En-bloc optionality: is old freehold worth paying up for?
- The freehold premium is a long-dated option: ~2 pts when young, widening to +27 pts by 45+ years as leasehold decays and freehold’s land holds.
- That growing gap is the land & en-bloc optionality — it emerges with age, not at purchase.
- But it’s slow and uncertain: pay the premium for a short hold and it’s dead money; most old estates never en-bloc.
- Best for: deciding whether to pay up for freehold — hold-length and a real en-bloc case are everything.
Is the “en-bloc premium” on old freehold worth it?
Freehold costs more than leasehold — the question is when that premium pays off. A freehold’s real asset is its land: perpetual, and redevelopable via an en-bloc sale. So the payoff shouldn’t show up in a shiny new building — it should emerge as the block ages, when a leasehold is decaying but a freehold’s land keeps its worth. We track the freehold-vs-leasehold $psf gap by age.
| Age since completion | Freehold idx | 99-yr LH idx | FH premium | Resales |
|---|---|---|---|---|
| <15 | 106 | 104 | +2 | 43,000 |
| 15–29 | 99 | 85 | +14 | 25,617 |
| 30–44 | 96 | 77 | +19 | 4,506 |
| 45+ yrs | 88 | 61 | +27 | 948 |
Why — and when it disappoints
Old freehold doesn’t fall to the building’s value; it’s floored by land, plus the chance of an en-bloc windfall (especially on an under-built plot ratio in a prime, redevelopable location). But the option is slow and uncertain: you pay the freehold premium up front, yet it earns its keep only over decades or if an en-bloc actually happens — and most old estates never do, or take a very long time. Pay a big premium for a short hold and it is dead money.
Investor verdict
Freehold is worth paying up for only if you’ll hold long — or the site is a genuine en-bloc candidate. The premium compounds with age, so a multi-decade hold captures it; a 5–8-year flip usually won’t. For the en-bloc bet specifically, look for the real ingredients: old, low-rise, unrealised plot ratio, prime/redevelopable, and an owner base likely to agree. Absent those, you’re paying an en-bloc price for a lottery ticket.

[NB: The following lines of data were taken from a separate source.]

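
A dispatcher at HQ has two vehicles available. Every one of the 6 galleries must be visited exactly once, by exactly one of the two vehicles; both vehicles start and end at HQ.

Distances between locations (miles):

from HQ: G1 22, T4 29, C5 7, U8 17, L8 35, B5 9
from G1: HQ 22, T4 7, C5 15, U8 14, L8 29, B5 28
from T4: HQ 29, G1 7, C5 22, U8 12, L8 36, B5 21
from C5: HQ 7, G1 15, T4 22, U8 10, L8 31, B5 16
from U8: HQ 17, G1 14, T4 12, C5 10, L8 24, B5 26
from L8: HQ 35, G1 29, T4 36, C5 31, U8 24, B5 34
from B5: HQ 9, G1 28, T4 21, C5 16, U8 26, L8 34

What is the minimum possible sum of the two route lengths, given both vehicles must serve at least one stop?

Minimum combined distance: 118 miles.

Try each way of splitting the stops between the two vehicles (each non-empty) and, for each split, find the best tour for each vehicle:
  {G1} + {T4, C5, U8, L8, B5}: 44 + 104 = 148
  {T4} + {G1, C5, U8, L8, B5}: 58 + 103 = 161
  {G1, T4} + {C5, U8, L8, B5}: 58 + 84 = 142
  {C5} + {G1, T4, U8, L8, B5}: 14 + 107 = 121
  {G1, C5} + {T4, U8, L8, B5}: 44 + 101 = 145
  {T4, C5} + {G1, U8, L8, B5}: 58 + 103 = 161
  … (31 splits in total)
  {G1, T4, C5, U8, L8} + {B5}: 100 + 18 = 118  ← best
Best: vehicle 1 HQ → C5 → G1 → T4 → U8 → L8 → HQ = 100; vehicle 2 HQ → B5 → HQ = 18; combined 118.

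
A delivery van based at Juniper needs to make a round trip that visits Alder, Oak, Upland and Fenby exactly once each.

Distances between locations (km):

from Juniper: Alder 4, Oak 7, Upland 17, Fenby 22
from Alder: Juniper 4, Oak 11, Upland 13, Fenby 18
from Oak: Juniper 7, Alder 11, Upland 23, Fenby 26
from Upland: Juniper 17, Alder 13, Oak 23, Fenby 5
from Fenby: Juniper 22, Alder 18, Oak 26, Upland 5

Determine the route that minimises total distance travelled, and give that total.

Shortest round trip = 55 km.

There are 12 distinct closed tours to check (reversals are equivalent).
Juniper→Alder→Oak→Upland→Fenby→Juniper: 4+11+23+5+22 = 65
Juniper→Alder→Oak→Fenby→Upland→Juniper: 4+11+26+5+17 = 63
Juniper→Alder→Upland→Oak→Fenby→Juniper: 4+13+23+26+22 = 88
Juniper→Alder→Upland→Fenby→Oak→Juniper: 4+13+5+26+7 = 55
Juniper→Alder→Fenby→Oak→Upland→Juniper: 4+18+26+23+17 = 88
Juniper→Alder→Fenby→Upland→Oak→Juniper: 4+18+5+23+7 = 57
Juniper→Oak→Alder→Upland→Fenby→Juniper: 7+11+13+5+22 = 58
Juniper→Oak→Alder→Fenby→Upland→Juniper: 7+11+18+5+17 = 58
Juniper→Oak→Upland→Alder→Fenby→Juniper: 7+23+13+18+22 = 83
Juniper→Oak→Fenby→Alder→Upland→Juniper: 7+26+18+13+17 = 81
Juniper→Upland→Alder→Oak→Fenby→Juniper: 17+13+11+26+22 = 89
Juniper→Upland→Oak→Alder→Fenby→Juniper: 17+23+11+18+22 = 91
The minimum is 55.
One optimal route: Juniper → Alder → Upland → Fenby → Oak → Juniper (or its reverse).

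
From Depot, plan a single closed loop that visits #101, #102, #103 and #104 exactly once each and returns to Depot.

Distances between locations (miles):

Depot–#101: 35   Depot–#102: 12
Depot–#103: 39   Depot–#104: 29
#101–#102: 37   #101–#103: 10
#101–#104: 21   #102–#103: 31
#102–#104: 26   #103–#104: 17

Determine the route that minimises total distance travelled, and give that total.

Minimum total distance: 100 miles.

Depot → #101 → #102 → #103 → #104 → Depot: 35+37+31+17+29 = 149
Depot → #101 → #102 → #104 → #103 → Depot: 35+37+26+17+39 = 154
Depot → #101 → #103 → #102 → #104 → Depot: 35+10+31+26+29 = 131
Depot → #101 → #103 → #104 → #102 → Depot: 35+10+17+26+12 = 100
Depot → #101 → #104 → #102 → #103 → Depot: 35+21+26+31+39 = 152
Depot → #101 → #104 → #103 → #102 → Depot: 35+21+17+31+12 = 116
Depot → #102 → #101 → #103 → #104 → Depot: 12+37+10+17+29 = 105
Depot → #102 → #101 → #104 → #103 → Depot: 12+37+21+17+39 = 126
Depot → #102 → #103 → #101 → #104 → Depot: 12+31+10+21+29 = 103
Depot → #102 → #104 → #101 → #103 → Depot: 12+26+21+10+39 = 108
Depot → #103 → #101 → #102 → #104 → Depot: 39+10+37+26+29 = 141
Depot → #103 → #102 → #101 → #104 → Depot: 39+31+37+21+29 = 157
The minimum is 100.
One optimal route: Depot → #101 → #103 → #104 → #102 → Depot (or its reverse).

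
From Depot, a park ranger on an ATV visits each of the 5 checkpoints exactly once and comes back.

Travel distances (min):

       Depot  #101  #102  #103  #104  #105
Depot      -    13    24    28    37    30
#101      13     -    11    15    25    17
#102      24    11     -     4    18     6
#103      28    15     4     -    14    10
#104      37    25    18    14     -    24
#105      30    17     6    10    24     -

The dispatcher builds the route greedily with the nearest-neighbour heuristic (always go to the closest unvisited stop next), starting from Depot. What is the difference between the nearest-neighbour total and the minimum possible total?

Depot: #101=13, #102=24, #103=28, #105=30, #104=37 ⇒ #101
#101: #102=11, #103=15, #105=17, #104=25 ⇒ #102
#102: #103=4, #105=6, #104=18 ⇒ #103
#103: #105=10, #104=14 ⇒ #105
#105: #104=24 ⇒ #104
NN route Depot → #101 → #102 → #103 → #105 → #104 → Depot costs 99.
Optimal: Depot → #101 → #102 → #105 → #103 → #104 → Depot costs 91 (by enumerating all 60 distinct tours).
Excess = 99 − 91 = 8.

Excess over optimum: 8 min.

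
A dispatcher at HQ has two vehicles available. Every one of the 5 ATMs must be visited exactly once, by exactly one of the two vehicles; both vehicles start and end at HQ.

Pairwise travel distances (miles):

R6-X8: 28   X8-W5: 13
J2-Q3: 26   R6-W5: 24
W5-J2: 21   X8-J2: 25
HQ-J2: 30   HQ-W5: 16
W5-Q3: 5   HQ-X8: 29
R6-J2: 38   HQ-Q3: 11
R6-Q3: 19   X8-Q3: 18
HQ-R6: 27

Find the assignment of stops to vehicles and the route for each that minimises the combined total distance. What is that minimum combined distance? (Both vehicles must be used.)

There are 2^4 − 1 = 15 ways to divide the 5 stops into two non-empty groups. For each, the best each vehicle can do is its own shortest tour through its group:
  {R6} + {X8, W5, J2, Q3}: 54 + 84 = 138
  {X8} + {R6, W5, J2, Q3}: 58 + 102 = 160
  {R6, X8} + {W5, J2, Q3}: 84 + 67 = 151
  {W5} + {R6, X8, J2, Q3}: 32 + 113 = 145
  {R6, W5} + {X8, J2, Q3}: 67 + 84 = 151
  {X8, W5} + {R6, J2, Q3}: 58 + 98 = 156
  … (15 splits in total)
Best: vehicle 1 HQ → R6 → HQ = 54; vehicle 2 HQ → J2 → X8 → W5 → Q3 → HQ = 84; combined 138.

138 miles — the smallest possible combined total.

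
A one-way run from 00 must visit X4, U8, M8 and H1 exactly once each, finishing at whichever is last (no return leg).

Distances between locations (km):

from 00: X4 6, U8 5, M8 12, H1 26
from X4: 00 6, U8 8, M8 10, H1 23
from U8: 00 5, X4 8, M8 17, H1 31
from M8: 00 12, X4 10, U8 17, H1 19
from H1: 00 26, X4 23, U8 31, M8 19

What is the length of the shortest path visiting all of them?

There are 4! = 24 possible orderings.
00→X4→U8→M8→H1: 6+8+17+19 = 50
00→X4→U8→H1→M8: 6+8+31+19 = 64
00→X4→M8→U8→H1: 6+10+17+31 = 64
00→X4→M8→H1→U8: 6+10+19+31 = 66
00→X4→H1→U8→M8: 6+23+31+17 = 77
00→X4→H1→M8→U8: 6+23+19+17 = 65
00→U8→X4→M8→H1: 5+8+10+19 = 42
00→U8→X4→H1→M8: 5+8+23+19 = 55
00→U8→M8→X4→H1: 5+17+10+23 = 55
00→U8→M8→H1→X4: 5+17+19+23 = 64
00→U8→H1→X4→M8: 5+31+23+10 = 69
00→U8→H1→M8→X4: 5+31+19+10 = 65
00→M8→X4→U8→H1: 12+10+8+31 = 61
00→M8→X4→H1→U8: 12+10+23+31 = 76
… (10 more)
The minimum is 42.
One shortest path: 00 → U8 → X4 → M8 → H1.

Shortest open route: 42 km.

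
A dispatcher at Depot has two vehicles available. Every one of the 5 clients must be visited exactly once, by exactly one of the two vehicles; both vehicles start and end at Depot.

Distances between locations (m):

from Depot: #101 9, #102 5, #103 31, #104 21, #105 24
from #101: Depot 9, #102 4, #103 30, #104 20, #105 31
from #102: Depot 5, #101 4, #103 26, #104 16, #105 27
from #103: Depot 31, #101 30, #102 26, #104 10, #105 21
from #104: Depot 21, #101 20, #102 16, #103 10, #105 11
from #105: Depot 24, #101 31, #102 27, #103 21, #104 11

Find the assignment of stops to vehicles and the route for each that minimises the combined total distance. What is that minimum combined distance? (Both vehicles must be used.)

There are 2^4 − 1 = 15 ways to divide the 5 stops into two non-empty groups. For each, the best each vehicle can do is its own shortest tour through its group:
  {#101} + {#102, #103, #104, #105}: 18 + 76 = 94
  {#102} + {#101, #103, #104, #105}: 10 + 84 = 94
  {#101, #102} + {#103, #104, #105}: 18 + 76 = 94
  {#103} + {#101, #102, #104, #105}: 62 + 64 = 126
  {#101, #103} + {#102, #104, #105}: 70 + 56 = 126
  {#102, #103} + {#101, #104, #105}: 62 + 64 = 126
  … (15 splits in total)
Best: vehicle 1 Depot → #101 → Depot = 18; vehicle 2 Depot → #102 → #103 → #104 → #105 → Depot = 76; combined 94.

Minimum combined distance: 94 m.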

How to use this before you buy
Match the premium to your hold
Long-hold (10–20 yr+) captures the widening freehold gap; a short flip rarely does — then leasehold’s lower entry often wins (see leasehold vs freehold).
Score the en-bloc case honestly
Old + low-rise + spare plot ratio + prime + cohesive owners = a real option; miss those and the premium is just cost.
Don’t double-pay
A young freehold gives you little of this gap yet — you’re pre-paying an option that only starts paying decades out.